May the childbirth go smoothly. Congratulations.


----------



## Treehugnhuntr (Sep 7, 2007)

El Matador said:


> Henry's Lake had about 50' of open water around the edges as of Saturday. If you're fishin the Henry's Fork avoid the muddy section upstream from Ashton Res to Warm River.


Did you go with Jared or just talk to him or neither? I would imagine it's muddy at lower mesa as well.

Thanks for the info Cody.


----------



## Steveb (Sep 11, 2007)

Also to Strawberry to try the new pontoon. It will probably be packed up there!


----------



## blackdog (Sep 11, 2007)

Treehugnhuntr said:


> I talked to my buddy in IP and he said today, Henry's is still frozen. IP reservoir is at ice off right now, the water in front of our cabin is open, but once you get to Bill's it's pretty much solid, 18" is what I've been told.
> 
> Hope to see you up there. Where are you staying?
> 
> T


 We'll / I will be camping out. Probably by the Henrys lake outlet Fri. night and closer to Island park dam the other nights. Started out with 2 groups of us with 2 boats going and now it's down to me and one other person who is still telling me maybe. It 'll probably end up being just me. If you see someone solo in a green Clackacraft with a black lab riding shotgun floating down the river, Say hi. It 'll probably be me.


----------



## Treehugnhuntr (Sep 7, 2007)

I'll look for you. If you get bored, we'll probably be at Lakeside every night. You're more than welcome to join. I think we're leaving the boat home this trip, so look for us wading!


----------



## Bears Butt (Sep 12, 2007)

Going to the Old Ephraim Mountain Men's, Cache Valley Rendezvous and try not to get wet. For those of you unfamiliar with it, proceed up Blacksmith Fork Canyon and take the Left Hand Fork turn off. The camp is about a mile up the road.
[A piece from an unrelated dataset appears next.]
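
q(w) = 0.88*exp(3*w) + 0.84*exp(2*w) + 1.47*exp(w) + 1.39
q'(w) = 2.64*exp(3*w) + 1.68*exp(2*w) + 1.47*exp(w)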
Lots of traders, good food and lots of dudes and dudetts dressed like mountain men and women. Shooting, throwing hawks and knives, a "situation shoot" that is a hoot. BS'n around the council fire etc. A good time every year and this won't be any different.


----------



## El Matador (Dec 21, 2007)

Treehugnhuntr said:


> El Matador said:
> 
> 
> > Henry's Lake had about 50' of open water around the edges as of Saturday. If you're fishin the Henry's Fork avoid the muddy section upstream from Ashton Res to Warm River.
> ...


I went up and camped with Jared for a while, but had some friends also staying in Ashton. So I spent a couple days there too. The only section of the H Fork I saw was right at Ashton and it was muddy, but most of the water in the river is from a spring. My impression from talking to people is that Warm river is the first main tributary that is fed by runoff so if you go upstream from that it should be fairly clear. The same was true of the Madison upstream from the west fork but that's clear because its a tailwater. As far as Henry's lake, I have lost interest in fishing it early. Just haven't done as well there the last few trips, so I'm going in mid June this year.


----------